A love story within a love story.

A flashback to when everything was still simple and a lot of things that happen now are unacceptable. How difficult it would have been then, how many regrets are there then, on relationships that didn't pan out because of things that get in the way. The same things that these days do not get in the way anymore.

Many people look for pure love or a true love. After watching The Notebook I can firmly say that it is not the first crush or the one you marry that matters it is that first reciprocated love, that innocent first try of that tremendous fire that burns between two passionate souls. What could be more ardent than the eldritch of that lightning bolt of love for the first time in your life.

Fantastically written as a period movie that plays on dementia and Americana and young love and old love it is a beautiful movie. It was moving in the least and really touched a spark within that I have buried so long ago. I guess in the end it is the words of poets and writers that really breathe in the truth about life.

WE WERE TOGETHER, I HAVE FORGOTTEN THE REST...
Walt Whitman...

How trivial it seems these things that encompass us in our day to day lives, how we have forgotten to just love. We haven't. No, we haven't.
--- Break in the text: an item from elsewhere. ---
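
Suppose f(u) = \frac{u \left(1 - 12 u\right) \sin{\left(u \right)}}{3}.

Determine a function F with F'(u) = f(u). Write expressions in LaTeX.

Recover f(u) by differentiating a candidate F(u); any mismatch rules it out.
Check: d/du[\frac{12 u^{2} \cos{\left(u \right)} - 24 u \sin{\left(u \right)} - u \cos{\left(u \right)} + \sin{\left(u \right)} - 24 \cos{\left(u \right)}}{3}] = - 4 u^{2} \sin{\left(u \right)} + \frac{u \sin{\left(u \right)}}{3}, which equals f(u).

An antiderivative is F(u) = \frac{12 u^{2} \cos{\left(u \right)} - 24 u \sin{\left(u \right)} - u \cos{\left(u \right)} + \sin{\left(u \right)} - 24 \cos{\left(u \right)}}{3}.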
Its not that I have regrets, its that I have memories. Memories that just won't die. I don't know why they keep cropping every now and then, but I guess all I can do is accept that these things happen, that we fall in love and we get hurt and we hate and in the end we are left with that simmering hatred deep within us that is fanned every now and then into a blazing anger once again until it self extinguishes under the tears of anguish that fall. Because sometimes, that same memory that sparks those embers of hate also spark off the embers that lie beside the hate, the embers of that dead love, a supposed dead love. Love never dies.